10. 2. A constância da fé.

Para entender o que significa a constância da fé, convém examinar primeiro uma observação dos "Mistérios da Fé Cristã", onde Hugo de S. Vítor diz que crer é algo muito diferente do que apenas não negar os ensinamentos da fé:

"Há um gênero de homens",

diz Hugo de S. Vítor,

"para os quais crer significa apenas não contradizer a fé".

Ainda que não a contradigam não só pelas palavras, mas também pelas obras, tais pessoas

"são chamadas fiéis mais pelo costume da vida do que pela virtude de crer".

"Dedicados apenas às coisas do mundo e às coisas que passam",

continua Hugo,

"nunca elevam a mente ao pensamento das coisas futuras; embora recebam os sacramentos da fé cristã juntamente com os demais fiéis, não atentam para o que significa ser cristão ou que esperança há na expectativa dos bens futuros.
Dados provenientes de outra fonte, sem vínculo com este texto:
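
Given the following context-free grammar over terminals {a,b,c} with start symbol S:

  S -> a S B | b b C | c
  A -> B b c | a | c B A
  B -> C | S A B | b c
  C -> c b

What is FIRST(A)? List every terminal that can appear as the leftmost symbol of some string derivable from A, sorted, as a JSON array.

Compute FIRST by fixpoint:
[1]
  A via A→a: +{a}
  A via A→c B A: +{c}
  B via B→b c: +{b}
  C via C→c b: +{c}
  S via S→a S B: +{a}
  S via S→b b C: +{b}
  S via S→c: +{c}
  FIRST[S]={a,b,c}  FIRST[A]={a,c}  FIRST[B]={b}  FIRST[C]={c}
[2]
  A via A→B b c: +{b}
  B via B→C: +{c}
  B via B→S A B: +{a}
  FIRST[S]={a,b,c}  FIRST[A]={a,b,c}  FIRST[B]={a,b,c}  FIRST[C]={c}
[3] (stable)
  FIRST[S]={a,b,c}  FIRST[A]={a,b,c}  FIRST[B]={a,b,c}  FIRST[C]={c}

FIRST(A) = ["a", "b", "c"]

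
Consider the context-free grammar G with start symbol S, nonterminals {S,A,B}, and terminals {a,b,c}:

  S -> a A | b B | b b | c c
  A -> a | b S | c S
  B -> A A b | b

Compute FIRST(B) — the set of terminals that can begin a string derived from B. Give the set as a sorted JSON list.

Compute FIRST by fixpoint:
[1]
  A via A→a: +{a}
  A via A→b S: +{b}
  A via A→c S: +{c}
  B via B→A A b: +{a,b,c}
  S via S→a A: +{a}
  S via S→b B: +{b}
  S via S→c c: +{c}
  FIRST(S)={a,b,c}  FIRST(A)={a,b,c}  FIRST(B)={a,b,c}
[2] (stable)
  FIRST(S)={a,b,c}  FIRST(A)={a,b,c}  FIRST(B)={a,b,c}

FIRST(B) = ["a", "b", "c"]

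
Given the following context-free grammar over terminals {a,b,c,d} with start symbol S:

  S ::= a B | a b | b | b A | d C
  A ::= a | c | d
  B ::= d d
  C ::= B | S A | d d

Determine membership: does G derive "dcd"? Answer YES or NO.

Convert to CNF:
  S -> T0 C | T1 B | T1 T2 | T2 A | b
  A -> a | c | d
  B -> T0 T0
  C -> S A | T0 T0
  T0 -> d
  T1 -> a
  T2 -> b

Fill CYK table bottom-up:
  T[0,0] 'd' = {A,T0}  orig:{A}
  T[1,1] 'c' = {A}
  T[2,2] 'd' = {A,T0}  orig:{A}
  T[0,1] 'dc' = ∅
  T[1,2] 'cd' = ∅
  T[0,2] 'dcd' = ∅

S ∉ T[0,2] ⇒ NO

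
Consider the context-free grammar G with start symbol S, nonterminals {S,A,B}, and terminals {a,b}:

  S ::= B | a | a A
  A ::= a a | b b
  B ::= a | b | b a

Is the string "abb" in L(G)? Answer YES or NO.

CNF form of G:
  S -> T0 A | T1 T0 | a | b
  A -> T0 T0 | T1 T1
  B -> T1 T0 | a | b
  T0 -> a
  T1 -> b

CYK fill:
  T[0,0] 'a' = {B,S,T0}  orig:{B,S}
  T[1,1] 'b' = {B,S,T1}  orig:{B,S}
  T[2,2] 'b' = {B,S,T1}  orig:{B,S}
  T[0,1] 'ab' = ∅
  T[1,2] 'bb' = {A}
  T[0,2] 'abb' = {S}

S ∈ T[0,2] ⇒ YES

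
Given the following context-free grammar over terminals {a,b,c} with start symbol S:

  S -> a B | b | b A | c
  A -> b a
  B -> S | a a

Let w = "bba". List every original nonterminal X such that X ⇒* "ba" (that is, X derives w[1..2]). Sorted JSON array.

CNF form of G:
  S -> T0 A | T1 B | b | c
  A -> T0 T1
  B -> T0 A | T1 B | T1 T1 | b | c
  T0 -> b
  T1 -> a

Fill CYK table bottom-up, restricted to cells inside w[1..2]:
  cell(1,1) b: {B,S,T0}  orig:{B,S}
  cell(2,2) a: {T1}  orig:{}
  cell(1,2) ba: {A}

Original NTs in T[1,2] deriving "ba": ["A"]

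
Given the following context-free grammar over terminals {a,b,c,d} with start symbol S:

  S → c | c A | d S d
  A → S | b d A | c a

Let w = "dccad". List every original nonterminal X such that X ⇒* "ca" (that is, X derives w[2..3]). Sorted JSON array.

Convert to CNF:
  S -> T1 X6 | T2 A | c
  A -> T0 X4 | T1 X5 | T2 A | T2 T3 | c
  T0 -> b
  T1 -> d
  T2 -> c
  T3 -> a
  X4 -> T1 A
  X5 -> S T1
  X6 -> S T1

CYK fill (cells [i..j] with 2 ≤ i ≤ j ≤ 3 only):
  T[2,2] 'c' = {A,S,T2}  orig:{A,S}
  T[3,3] 'a' = {T3}  orig:{}
  T[2,3] 'ca' = {A}

Original NTs in T[2,3] deriving "ca": ["A"]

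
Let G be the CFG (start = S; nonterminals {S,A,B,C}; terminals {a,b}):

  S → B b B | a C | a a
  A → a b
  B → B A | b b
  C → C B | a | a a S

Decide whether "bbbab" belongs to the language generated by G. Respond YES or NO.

CNF form of G:
  S -> B X3 | T0 C | T0 T0
  A -> T0 T1
  B -> B A | T1 T1
  C -> C B | T0 X2 | a
  T0 -> a
  T1 -> b
  X2 -> T0 S
  X3 -> T1 B

CYK fill:
  [0..0]={T1}  "b"  orig:{}
  [1..1]={T1}  "b"  orig:{}
  [2..2]={T1}  "b"  orig:{}
  [3..3]={C,T0}  "a"  orig:{C}
  [4..4]={T1}  "b"  orig:{}
  [0..1]={B}  "bb"
  [1..2]={B}  "bb"
  [2..3]=∅  "ba"
  [3..4]={A}  "ab"
  [0..2]={X3}  "bbb"  orig:{}
  [1..3]=∅  "bba"
  [2..4]=∅  "bab"
  [0..3]=∅  "bbba"
  [1..4]={B}  "bbab"
  [0..4]={X3}  "bbbab"  orig:{}

S ∉ T[0,4] ⇒ NO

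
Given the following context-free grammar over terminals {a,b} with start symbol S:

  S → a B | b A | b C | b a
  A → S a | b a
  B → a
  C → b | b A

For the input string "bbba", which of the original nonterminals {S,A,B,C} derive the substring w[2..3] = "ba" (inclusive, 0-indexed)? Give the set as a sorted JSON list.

Convert to CNF:
  S -> T0 B | T1 A | T1 C | T1 T0
  A -> S T0 | T1 T0
  B -> a
  C -> T1 A | b
  T0 -> a
  T1 -> b

Fill CYK table bottom-up — only the sub-triangle for w[2..3]:
  cell(2,2) b: {C,T1}  orig:{C}
  cell(3,3) a: {B,T0}  orig:{B}
  cell(2,3) ba: {A,S}

Original NTs in T[2,3] deriving "ba": ["A", "S"]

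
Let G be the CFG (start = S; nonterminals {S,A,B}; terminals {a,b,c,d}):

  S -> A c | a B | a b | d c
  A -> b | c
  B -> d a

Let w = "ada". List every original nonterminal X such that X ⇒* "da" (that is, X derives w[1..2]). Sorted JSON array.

Convert to CNF:
  S -> A T2 | T0 T2 | T1 B | T1 T3
  A -> b | c
  B -> T0 T1
  T0 -> d
  T1 -> a
  T2 -> c
  T3 -> b

CYK fill — only the sub-triangle for w[1..2]:
  T[1,1] 'd' = {T0}  orig:{}
  T[2,2] 'a' = {T1}  orig:{}
  T[1,2] 'da' = {B}

Original NTs in T[1,2] deriving "da": ["B"]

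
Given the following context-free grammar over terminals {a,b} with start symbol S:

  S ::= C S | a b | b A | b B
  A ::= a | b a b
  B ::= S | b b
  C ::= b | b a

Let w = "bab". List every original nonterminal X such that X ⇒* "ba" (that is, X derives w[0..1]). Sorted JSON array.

Convert to CNF:
  S -> C S | T0 A | T0 B | T1 T0
  A -> T0 X2 | a
  B -> C S | T0 A | T0 B | T0 T0 | T1 T0
  C -> T0 T1 | b
  T0 -> b
  T1 -> a
  X2 -> T1 T0

CYK fill, restricted to cells inside w[0..1]:
  T[0,0] 'b' = {C,T0}  orig:{C}
  T[1,1] 'a' = {A,T1}  orig:{A}
  T[0,1] 'ba' = {B,C,S}

Original NTs in T[0,1] deriving "ba": ["B", "C", "S"]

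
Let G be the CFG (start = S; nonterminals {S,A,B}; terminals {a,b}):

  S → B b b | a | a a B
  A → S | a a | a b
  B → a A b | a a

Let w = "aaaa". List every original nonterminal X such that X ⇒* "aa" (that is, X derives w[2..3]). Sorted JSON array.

Convert to CNF:
  S -> B X5 | T1 X6 | a
  A -> B X2 | T1 T0 | T1 T1 | T1 X3 | a
  B -> T1 T1 | T1 X4
  T0 -> b
  T1 -> a
  X2 -> T0 T0
  X3 -> T1 B
  X4 -> A T0
  X5 -> T0 T0
  X6 -> T1 B

Fill CYK table bottom-up (cells [i..j] with 2 ≤ i ≤ j ≤ 3 only):
  T[2,2] 'a' = {A,S,T1}  orig:{A,S}
  T[3,3] 'a' = {A,S,T1}  orig:{A,S}
  T[2,3] 'aa' = {A,B}

Original NTs in T[2,3] deriving "aa": ["A", "B"]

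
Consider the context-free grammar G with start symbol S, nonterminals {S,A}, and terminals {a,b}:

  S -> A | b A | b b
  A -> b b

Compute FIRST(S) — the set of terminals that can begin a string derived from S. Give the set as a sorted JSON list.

FIRST iteration:
round 1:
  A via A→b b: +{b}
  S via S→A: +{b}
  FIRST(S)={b}  FIRST(A)={b}
round 2: done
  FIRST(S)={b}  FIRST(A)={b}

FIRST(S) = ["b"]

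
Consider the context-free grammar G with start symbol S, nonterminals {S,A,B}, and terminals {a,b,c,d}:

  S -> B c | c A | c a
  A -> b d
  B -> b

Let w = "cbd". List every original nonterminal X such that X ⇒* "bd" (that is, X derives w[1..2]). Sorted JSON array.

Convert to CNF:
  S -> B T2 | T2 A | T2 T3
  A -> T0 T1
  B -> b
  T0 -> b
  T1 -> d
  T2 -> c
  T3 -> a

CYK fill — only the sub-triangle for w[1..2]:
  cell(1,1) b: {B,T0}  orig:{B}
  cell(2,2) d: {T1}  orig:{}
  cell(1,2) bd: {A}

Original NTs in T[1,2] deriving "bd": ["A"]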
Embora chamamos a estas pessoas fiéis pelo nome, de fato e em verdade estão longe da fé".

De fato, diz ainda Hugo em outra passagem dos Mistérios da Fé Cristã, pela fé produz-se

"uma tal pureza do coração e da consciência"

no homem que já

"se começa a saborear interiormente aquilo que se crê pela fé".

Se isto ocorre não uma vez ou outra, mas sempre e cada vez mais freqüente e constantemente, chamamos a isto de constância da fé, o que fêz São Paulo dizer que os homens santos

"vivem da fé".

De fato, na Epístola aos Hebreus, São Paulo cita o livro de Habacuc, em que o profeta diz a mesma coisa:

"O justo viverá da fé,
diz o Senhor,
mas,
se retroceder,
não será aceito à minha alma".

Heb. 10, 37

O mesmo, porém agora com suas próprias palavras, São Paulo escreve na Epístola aos Colossenses:

"Já que ressuscitastes com Cristo,
procurai as coisas do alto,
pensai nas coisas do alto,
não vos interesseis pelas terrenas,
já que vós morrestes,
e vossa vida está escondida
com Cristo em Deus".

Col. 3, 13

Se nossa fé não for assim, embora sejamos chamados de fiéis, diz Hugo de São Vítor,

"de fato e em verdade estaremos longe da fé".

Outra era a fé do profeta Elias, de quem dizem as Escrituras que vivia constantemente

"na presença do Senhor".

I Reis 17, 1

Outra também era a fé dos salmistas, os quais, em suas orações, quando se referiam ao tabernáculo ou à casa do Senhor, freqüentemente era à fé que estavam se referindo:

"Pudesse eu habitar para sempre no teu tabernáculo, ó Senhor, e acolher-me à sombra das tuas asas".

Salmo 61, 5

"Bem aventurado, Senhor, o homem que acolhes e tomas para ti. Ele habita nas tuas moradas, sacia-se dos bens de tua casa, da santidade do teu templo".

Salmo 65, 5

"A minha alma suspira, deseja os átrios do Senhor; o meu coração e a minha carne exultam pelo Deus vivo. Bem aventurados, Senhor, os que moram na tua casa, eles te louvam sem cessar. Ao passarem pelo vale mais árido, o transformam em fonte, e a primeira chuva o recobre de bênçãos. Caminham com vigor sempre crescente, verão o Deus dos deuses em Sião".

Salmo 84, 3-8

Para entender o significado destas passagens, deve-se considerar primeiramente que o maior mandamento do Cristianismo não é a fé, mas o amor a Deus, conforme a sentença de Cristo:

"Amar a Deus de todo o coração,
com todo o entendimento,
com toda a alma,
com todas as forças,
este é o primeiro",

diz Jesus,

"e o maior de todos os mandamentos".

Mc. 12, 29-31

Porém, para que Deus habite permanentemente em nós pelo amor, devemos também construir em nós uma casa para a fé, e é desta casa que falam os salmos acima. Pela constância da fé se constrói a casa em que Deus vem habitar em nós pelo amor, e é desta constância que também falava Ricardo de São Vítor no prefácio do De Trinitate:

" `O meu justo vive da fé'.

Esta sentença é ao mesmo tempo apostólica e profética. O Apóstolo diz o que o profeta prediz, pois o justo vive da fé; e se assim é, ou melhor, porque assim é, devemos nos elevar com freqüência aos mistérios de nossa fé. Se somos filhos de Sião, levantemos aquela sublime escada da contemplação, tomemos asas como de águia, pelas quais nos possamos destacar das coisas terrenas e nos levantar às coisas celestes. Pensemos nas coisas do alto, não nas coisas da terra, onde Cristo está sentado à direita de Deus; para isto de fato Cristo nos enviou o seu Espírito, para que conduzisse o nosso Espírito de tal modo que para onde Cristo ascendeu com o corpo, ascendamos nós pela mente".